While at GDC 2019, we got a chance to speak with The Red Latern game director Lindsey Rostal from Timberline Games about the narrative-survival game coming to the Nintendo Switch in the summer of 2019. “It was a pretty great way to unveil something that I’ve been toiling away on in the dark… of Los Angeles,” Rostal says about appearing in the latest Nintendo Showcase. The game tasks players with journeying with your dog sled team across a (procedurally-generated) harsh Alaskan landscape, where you get lost while training for your first Iditarod race.
“We have a strong narrative background,” Rostal says of Timberline Games. “I’ve made branching games and I wanted to find a new way to have a more dynamic narrative. Something that worked more in a streaming context and for a larger variety of audiences.” You aren’t racing in the game, you’re struggling to survive against the wildnerness. Due to the randomization of the game’s elements, your runs through the game vary wildly, but you can definitely get lucky.
“It’s a fun way to write. You don’t know what’s really going to happen. There’s likelihoods and there’s relationships between animals in the environments and everything like that,” Rostal says. “But things are changing all the time. The unexpected nature of the world is really exciting. You’re like, ‘This is likely to happen, but [then again] this squirrel might murder me… It can happen.”

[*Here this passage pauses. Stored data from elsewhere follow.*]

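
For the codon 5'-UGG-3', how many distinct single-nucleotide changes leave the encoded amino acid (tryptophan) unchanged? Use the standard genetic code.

0

Position 1: none → 0 synonymous.
Position 2: none → 0 synonymous.
Position 3: none → 0 synonymous.
Total: 0 + 0 + 0 = 0.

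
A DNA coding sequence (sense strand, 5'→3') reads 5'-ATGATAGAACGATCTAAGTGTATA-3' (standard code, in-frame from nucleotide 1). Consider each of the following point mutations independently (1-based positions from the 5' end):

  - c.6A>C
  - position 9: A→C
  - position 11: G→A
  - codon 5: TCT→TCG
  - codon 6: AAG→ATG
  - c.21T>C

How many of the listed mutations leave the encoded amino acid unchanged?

Codon 2: ATA (Ile) → ATC (Ile) — synonymous.
Codon 3: GAA (Glu) → GAC (Asp) — missense.
Codon 4: CGA (Arg) → CAA (Gln) — missense.
Codon 5: TCT (Ser) → TCG (Ser) — synonymous.
Codon 6: AAG (Lys) → ATG (Met) — missense.
Codon 7: TGT (Cys) → TGC (Cys) — synonymous.
Synonymous: 3 of 6.

3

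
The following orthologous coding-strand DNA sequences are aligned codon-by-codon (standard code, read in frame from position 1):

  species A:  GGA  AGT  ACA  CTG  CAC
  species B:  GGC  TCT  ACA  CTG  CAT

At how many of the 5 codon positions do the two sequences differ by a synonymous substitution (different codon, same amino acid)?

3

Codon 1: GGA Gly / GGC Gly — synonymous.
Codon 2: AGT Ser / TCT Ser — synonymous.
Codon 3: ACA Thr / ACA Thr — identical.
Codon 4: CTG Leu / CTG Leu — identical.
Codon 5: CAC His / CAT His — synonymous.
Synonymous differences: 3.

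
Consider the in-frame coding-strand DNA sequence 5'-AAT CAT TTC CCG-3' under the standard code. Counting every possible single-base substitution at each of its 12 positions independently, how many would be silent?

6

Codon 1 (AAT, Asn): 1 synonymous substitution.
Codon 2 (CAT, His): 1 synonymous substitution.
Codon 3 (TTC, Phe): 1 synonymous substitution.
Codon 4 (CCG, Pro): 3 synonymous substitutions.
Total: 1 + 1 + 1 + 3 = 6.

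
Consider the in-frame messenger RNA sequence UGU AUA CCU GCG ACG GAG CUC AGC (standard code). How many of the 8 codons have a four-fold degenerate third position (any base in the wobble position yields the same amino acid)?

4

Codon 1 UGU (Cys): third position 2-fold.
Codon 2 AUA (Ile): third position 3-fold.
Codon 3 CCU (Pro): third position 4-fold.
Codon 4 GCG (Ala): third position 4-fold.
Codon 5 ACG (Thr): third position 4-fold.
Codon 6 GAG (Glu): third position 2-fold.
Codon 7 CUC (Leu): third position 4-fold.
Codon 8 AGC (Ser): third position 2-fold.
Four-fold degenerate third positions: 4.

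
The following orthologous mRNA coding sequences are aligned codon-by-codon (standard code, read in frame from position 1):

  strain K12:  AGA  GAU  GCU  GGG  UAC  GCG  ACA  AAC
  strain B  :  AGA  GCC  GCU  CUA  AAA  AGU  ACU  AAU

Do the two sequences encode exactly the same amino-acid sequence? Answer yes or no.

no

Codon 1: AGA Arg / AGA Arg — identical.
Codon 2: GAU Asp / GCC Ala — nonsynonymous.
Codon 3: GCU Ala / GCU Ala — identical.
Codon 4: GGG Gly / CUA Leu — nonsynonymous.
Codon 5: UAC Tyr / AAA Lys — nonsynonymous.
Codon 6: GCG Ala / AGU Ser — nonsynonymous.
Codon 7: ACA Thr / ACU Thr — synonymous.
Codon 8: AAC Asn / AAU Asn — synonymous.
Nonsynonymous differences: 4 → different protein.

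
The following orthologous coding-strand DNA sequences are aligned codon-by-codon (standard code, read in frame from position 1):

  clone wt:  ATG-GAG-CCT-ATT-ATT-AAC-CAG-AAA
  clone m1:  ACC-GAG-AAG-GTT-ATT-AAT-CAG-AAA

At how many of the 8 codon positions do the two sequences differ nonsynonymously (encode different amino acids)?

3

Codon 1: ATG Met / ACC Thr — nonsynonymous.
Codon 2: GAG Glu / GAG Glu — identical.
Codon 3: CCT Pro / AAG Lys — nonsynonymous.
Codon 4: ATT Ile / GTT Val — nonsynonymous.
Codon 5: ATT Ile / ATT Ile — identical.
Codon 6: AAC Asn / AAT Asn — synonymous.
Codon 7: CAG Gln / CAG Gln — identical.
Codon 8: AAA Lys / AAA Lys — identical.
Nonsynonymous differences: 3.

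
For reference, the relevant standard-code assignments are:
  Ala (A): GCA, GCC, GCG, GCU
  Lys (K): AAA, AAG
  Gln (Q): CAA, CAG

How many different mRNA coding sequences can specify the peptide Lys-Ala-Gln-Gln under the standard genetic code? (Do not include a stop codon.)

32

Lys: 2 codons.
Ala: 4 codons.
Gln: 2 codons.
Gln: 2 codons.
2 × 4 × 2 × 2 = 32.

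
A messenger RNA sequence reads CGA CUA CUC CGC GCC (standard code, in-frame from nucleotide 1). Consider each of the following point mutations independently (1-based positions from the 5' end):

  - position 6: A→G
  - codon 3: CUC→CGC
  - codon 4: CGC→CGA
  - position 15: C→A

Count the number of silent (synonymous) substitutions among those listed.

3

Codon 2: CUA (Leu) → CUG (Leu) — synonymous.
Codon 3: CUC (Leu) → CGC (Arg) — missense.
Codon 4: CGC (Arg) → CGA (Arg) — synonymous.
Codon 5: GCC (Ala) → GCA (Ala) — synonymous.
Synonymous: 3 of 4.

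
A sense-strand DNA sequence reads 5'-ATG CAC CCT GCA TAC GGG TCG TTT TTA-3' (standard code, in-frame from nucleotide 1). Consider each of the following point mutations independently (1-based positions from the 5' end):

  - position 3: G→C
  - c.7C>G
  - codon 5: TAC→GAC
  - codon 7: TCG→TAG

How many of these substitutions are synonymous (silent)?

Codon 1: ATG (Met) → ATC (Ile) — missense.
Codon 3: CCT (Pro) → GCT (Ala) — missense.
Codon 5: TAC (Tyr) → GAC (Asp) — missense.
Codon 7: TCG (Ser) → TAG (Stop) — nonsense.
Synonymous: 0 of 4.

0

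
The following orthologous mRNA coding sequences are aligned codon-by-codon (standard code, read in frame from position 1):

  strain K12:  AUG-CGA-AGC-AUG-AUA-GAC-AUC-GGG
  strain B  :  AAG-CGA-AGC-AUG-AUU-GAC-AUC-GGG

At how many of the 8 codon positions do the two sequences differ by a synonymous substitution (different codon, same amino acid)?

1

Codon 1: AUG Met / AAG Lys — nonsynonymous.
Codon 2: CGA Arg / CGA Arg — identical.
Codon 3: AGC Ser / AGC Ser — identical.
Codon 4: AUG Met / AUG Met — identical.
Codon 5: AUA Ile / AUU Ile — synonymous.
Codon 6: GAC Asp / GAC Asp — identical.
Codon 7: AUC Ile / AUC Ile — identical.
Codon 8: GGG Gly / GGG Gly — identical.
Synonymous differences: 1.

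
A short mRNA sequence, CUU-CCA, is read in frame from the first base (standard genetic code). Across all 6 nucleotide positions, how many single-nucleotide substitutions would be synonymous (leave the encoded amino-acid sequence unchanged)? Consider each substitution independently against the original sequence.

Codon 1 (CUU, Leu): 3 synonymous substitutions.
Codon 2 (CCA, Pro): 3 synonymous substitutions.
Total: 3 + 3 = 6.

6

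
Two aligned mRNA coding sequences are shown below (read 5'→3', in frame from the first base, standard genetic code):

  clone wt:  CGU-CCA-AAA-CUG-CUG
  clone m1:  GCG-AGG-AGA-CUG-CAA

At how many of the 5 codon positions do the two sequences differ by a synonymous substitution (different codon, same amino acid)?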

Rostal describes the tone of the game as “darkly comedic”. While there’s the tension ice might break beneath you, you’re running low on med packs, and a moose might stomp on you, she says a lot of the game’s lighter moments come from the narration. The main character (voiced by Horizon Zero Dawn’s, Ashly Burch) will be editorializing the world and contextualizing situations like the tension between a squirrel and your team of dogs. “It’ll probably be an entertaining and weird game,” Rostal says about the fact that the character will be talking for their dogs in a lot of situations.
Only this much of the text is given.